Snow science

Snow Science

Lifting the veil off the mysteries of snow.

Here in Vermont, snow is something we dream of, live by, and obsess over, so I set out to answer some questions that explain the inner workings of snow and snowmaking on the mountain.  Questions like: Why is manmade snow more durable than natural snow? What’s a snowmaking whale? What’s wet bulb temperature versus dry bulb? Does the mountain have a heart? How do you improve snowmaking efficiency? And, for kicks, just how much snow could you make with all the water in Lake Champlain?

Snow: Natural vs. Manmade 

Sure, natural snow and manmade snow are both made of the same thing: water. But their molecular structure—how that water is bonded—looks entirely different up close. A natural snowflake is made up of fragile little hexagons all fused together. It can be light and fluffy; and, once skied over, these flakes shatter and compress. Manmade snow, on the other hand, is composed of frozen water droplets. The flakes look like round pellets, have more structural integrity than snowflakes, and feel denser underfoot. In other words, it’s not just more snow that keeps Sugarbush’s snowmaking trails going into May, it’s the structure of that snow that allows it to last so long.

A Whale of a Tale

We’ve all come across them—giant snowmaking mounds, or “whales,” as they’re called in the industry, sitting along the entire width of a trail, blocking our view down the mountain. Some may think they are terrain park features (they can be), while others see a lapse in grooming. So why does the “whale” exist? We took the question to Sugarbush’s head of snowmaking operations, Mike Wing. “It’s all about drainage and freezing,” said Wing. “If we groom over freshly made snow, we’ll compress all the still-moist balls together. The result would be a hard, firm—even icy—surface. By giving the whales a couple of days to drain and freeze the moisture insulated inside, we preserve the integrity of the snow, so when we do groom, the results are a better overall experience for our guests.”

If the Mountain Had a Heart, It’d Be CB1

Much like your heart controls the flow of blood and oxygen to your body through a network of veins, Control Building 1, aka CB1, controls the flow of water and air to the mountain during snowmaking through a network of valves and plumbing. Need more snow to the Gate House side? Controllers stationed in CB1 will program computers to direct more water to the snow guns positioned on that side of the mountain to get the snow there. Is the temperature dropping, allowing for more water, less air, and better efficiency?

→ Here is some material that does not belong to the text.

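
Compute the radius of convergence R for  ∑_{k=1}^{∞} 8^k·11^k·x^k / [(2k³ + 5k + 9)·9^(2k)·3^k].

R = 243/88

By the ratio test, |a_{k+1}/a_k| = [(2k³ + 5k + 9)/(2(k+1)³ + 5(k+1) + 9)] · 8·11/(81·3) → 88/243.
Thus R = 1/(88/243) = 243/88.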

Controllers in CB1 react accordingly by reducing the amount of air being produced in the plant.

Wet versus Dry Bulb—Same Temperature, Different Results

When is it possible to make snow at 39 degrees Fahrenheit? “When the humidity is at 10 percent or less,” says Wing. “Alternately, at 100 percent humidity, we can barely make snow even at 27 degrees.” The difference is in wet bulb versus dry bulb temperature. Dry bulb is the ambient air temperature, or what we traditionally measure with our home thermometers. Wet bulb combines the ambient air temperature with the relative humidity, and has a lower temperature reading than the dry bulb. Because humidity plays such a huge role in snowmaking, snowmakers use wet bulb readings to determine when to fire up the guns. In short, the dryer and colder the air, the better it is for snowmaking.

Snowmaking Efficiency

Water and compressed air are the two ingredients in snowmaking, with compressed air being the bigger energy consumer. But in recent years, the amount of energy required to make snow has been coming down, and the snow quality has been going up. Almost two million dollars of the newest technology will hit the slopes for the 2014–15 winter season, allowing Sugarbush to make more snow earlier in the season, and to use less compressed air and thus less energy. It’s a win for skiers, riders, and the environment.

Champlain Powder

Lake Champlain is the sixth-biggest lake in the United States and holds a whopping 6.8 trillion gallons of water. What could that make in snow? It takes 180,000 gallons of water to make 1 acre of snow, 1 foot deep. This means that Lake Champlain could cover more than 37.5 million acres with a foot of snow—or the entire state of Vermont (roughly 6.2 million acres) with over 6 feet of manmade powder.